3.5. Partial Least-Squares Regression (PLSR)

Utilizing partial least-squares regression (PLSR), the relationship between the predictor variables (wavelength spectra) and the target response variable (total CBD, total THC, and total CBG) was modeled. Ten-fold cross-validation was employed to determine the optimal number of latent variables. The dataset was randomly divided into ten subsets, and the PLSR model was trained and validated iteratively. Equation (3) represents the PLSR model equation used in our analysis:

$$\mathit{T}=\mathit{X}\cdot \mathit{W}$$

(3)

where T represents the K $\times$ A matrix of orthogonal latent variables, X is a I $\times$ K matrix of wavelength $y_{ik}$, and W is a K $\times$ A matrix of weights. The matrix T has the property that errors in X = TP + E and Y = TC + F are small [30,31], where Y is the vector of the response variable, P and C are some weighting matrices, and E and F are error matrices. Small means that it maximizes the coefficient of determination (R²) and minimizes the root mean square error of prediction (RMSEP), ensuring they effectively capture the underlying patterns in the I $\times$K that are most relevant for predicting the response variable vector Y. In this study, A = 20 was chosen as the optimal number of latent variables. Predicting the content of the target response variable ($\hat{\mathit{Y}}$) for a new dataset, (${\mathit{T}}_{\mathrm{pred}}$) is achieved using Equation (4):

$$\hat{\mathit{Y}}={\mathit{T}}_{\mathrm{pred}}\cdot \hat{\mathit{C}}$$

(4)

where $\hat{\mathit{Y}}$ represents the predicted content of the target response variable, ${\mathit{T}}_{\mathrm{pred}}$ represents the set of latent variables for these new observations, and $\hat{\mathit{C}}$ is the estimated matrix of regression coefficients. To ensure the reproducibility of our results, a random seed was set before using any modeling techniques. Additionally, we performed a random split of the dataset, selecting 70% for the training set and reserving 30% for the test set. This random data split allows one to train the PLSR model on one portion of the data and validate its performance on an independent dataset, thereby assessing its predictive accuracy. The prediction ability of the model was evaluated through several metrics, including the root mean square error of cross-validation (RMSECV), the root mean square error of prediction (RMSEP), correlation coefficients (R²), and the relative predictive deviation (RPD) for each model [32]. These metrics collectively assess the accuracy and reliability of our predictive models.

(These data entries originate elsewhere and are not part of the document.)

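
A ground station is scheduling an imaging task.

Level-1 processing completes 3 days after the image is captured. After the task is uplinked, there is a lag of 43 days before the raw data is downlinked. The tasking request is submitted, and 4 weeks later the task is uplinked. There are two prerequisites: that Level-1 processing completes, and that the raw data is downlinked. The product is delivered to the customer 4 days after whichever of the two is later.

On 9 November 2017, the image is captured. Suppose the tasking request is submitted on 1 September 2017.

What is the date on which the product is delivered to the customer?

The image is captured: Nov 9, 2017.
Level-1 processing completes: Nov 9, 2017 + 3 days = Nov 12, 2017.
The tasking request is submitted: Sep 1, 2017.
The task is uplinked: Sep 1, 2017 + 4 weeks = Sep 29, 2017.
The raw data is downlinked: Sep 29, 2017 + 43 days = Nov 11, 2017.
Both prerequisites met — Level-1 processing completes (Nov 12, 2017), the raw data is downlinked (Nov 11, 2017); the later is Nov 12, 2017.
The product is delivered to the customer: Nov 12, 2017 + 4 days = Nov 16, 2017.

16 November 2017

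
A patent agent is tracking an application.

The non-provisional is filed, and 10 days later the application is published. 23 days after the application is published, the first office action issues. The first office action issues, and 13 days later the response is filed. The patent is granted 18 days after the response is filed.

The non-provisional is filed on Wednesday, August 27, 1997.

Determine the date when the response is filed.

Sunday, October 12, 1997

The non-provisional is filed: Aug 27, 1997.
The application is published: Aug 27, 1997 + 10 days = Sep 6, 1997.
The first office action issues: Sep 6, 1997 + 23 days = Sep 29, 1997.
The response is filed: Sep 29, 1997 + 13 days = Oct 12, 1997.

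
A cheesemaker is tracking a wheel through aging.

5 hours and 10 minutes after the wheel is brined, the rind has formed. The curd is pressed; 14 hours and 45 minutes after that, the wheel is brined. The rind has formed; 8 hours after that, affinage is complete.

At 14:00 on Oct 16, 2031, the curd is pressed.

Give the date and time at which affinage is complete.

17:55 on Oct 17, 2031

The curd is pressed: 14:00 Oct 16, 2031.
The wheel is brined: 14:00 Oct 16, 2031 + 14h45m = 04:45 Oct 17, 2031.
The rind has formed: 04:45 Oct 17, 2031 + 5h10m = 09:55 Oct 17, 2031.
Affinage is complete: 09:55 Oct 17, 2031 + 8h = 17:55 Oct 17, 2031.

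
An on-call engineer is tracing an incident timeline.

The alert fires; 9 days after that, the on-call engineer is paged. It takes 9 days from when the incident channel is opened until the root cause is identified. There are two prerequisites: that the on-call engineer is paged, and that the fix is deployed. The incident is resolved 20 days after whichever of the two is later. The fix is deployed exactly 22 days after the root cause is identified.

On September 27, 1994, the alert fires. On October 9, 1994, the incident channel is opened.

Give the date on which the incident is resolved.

The alert fires: Sep 27, 1994.
The on-call engineer is paged: Sep 27, 1994 + 9 days = Oct 6, 1994.
The incident channel is opened: Oct 9, 1994.
The root cause is identified: Oct 9, 1994 + 9 days = Oct 18, 1994.
The fix is deployed: Oct 18, 1994 + 22 days = Nov 9, 1994.
Both prerequisites met — the on-call engineer is paged (Oct 6, 1994), the fix is deployed (Nov 9, 1994); the later is Nov 9, 1994.
The incident is resolved: Nov 9, 1994 + 20 days = Nov 29, 1994.

November 29, 1994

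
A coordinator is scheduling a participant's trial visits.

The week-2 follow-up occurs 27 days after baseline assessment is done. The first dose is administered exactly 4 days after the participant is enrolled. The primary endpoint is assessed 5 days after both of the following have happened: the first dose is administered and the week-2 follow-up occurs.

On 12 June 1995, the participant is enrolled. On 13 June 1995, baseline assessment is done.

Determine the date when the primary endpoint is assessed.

15 July 1995

The participant is enrolled: Jun 12, 1995.
The first dose is administered: Jun 12, 1995 + 4 days = Jun 16, 1995.
Baseline assessment is done: Jun 13, 1995.
The week-2 follow-up occurs: Jun 13, 1995 + 27 days = Jul 10, 1995.
Both prerequisites met — the first dose is administered (Jun 16, 1995), the week-2 follow-up occurs (Jul 10, 1995); the later is Jul 10, 1995.
The primary endpoint is assessed: Jul 10, 1995 + 5 days = Jul 15, 1995.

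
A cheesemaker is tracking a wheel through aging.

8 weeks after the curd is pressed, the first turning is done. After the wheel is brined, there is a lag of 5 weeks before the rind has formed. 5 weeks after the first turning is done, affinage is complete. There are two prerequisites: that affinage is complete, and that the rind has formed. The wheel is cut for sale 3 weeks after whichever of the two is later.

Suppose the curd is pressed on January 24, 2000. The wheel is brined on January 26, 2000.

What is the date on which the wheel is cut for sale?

May 15, 2000

The curd is pressed: Jan 24, 2000.
The first turning is done: Jan 24, 2000 + 8 weeks = Mar 20, 2000.
Affinage is complete: Mar 20, 2000 + 5 weeks = Apr 24, 2000.
The wheel is brined: Jan 26, 2000.
The rind has formed: Jan 26, 2000 + 5 weeks = Mar 1, 2000.
Both prerequisites met — affinage is complete (Apr 24, 2000), the rind has formed (Mar 1, 2000); the later is Apr 24, 2000.
The wheel is cut for sale: Apr 24, 2000 + 3 weeks = May 15, 2000.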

In addition to PLSR modeling, we used the expolinear function for visualization purposes. This function is defined by the Equation (5):

$$y=\frac{cm}{rm}\cdot \mathrm{l}\mathrm{n}\left(1+{\mathrm{e}}^{\left(rm\cdot \left(t-tb\right)\right)}\right)$$

(5)

where $y$ represents the output variable (cannabinoid) and $t$ denotes the input variable (wavelength spectra). Parameters $cm,rm, \mathrm{a}\mathrm{n}\mathrm{d} t$ are used for curve fitting. The ‘expolinear’ function was primarily employed to enhance the visual representation of our data.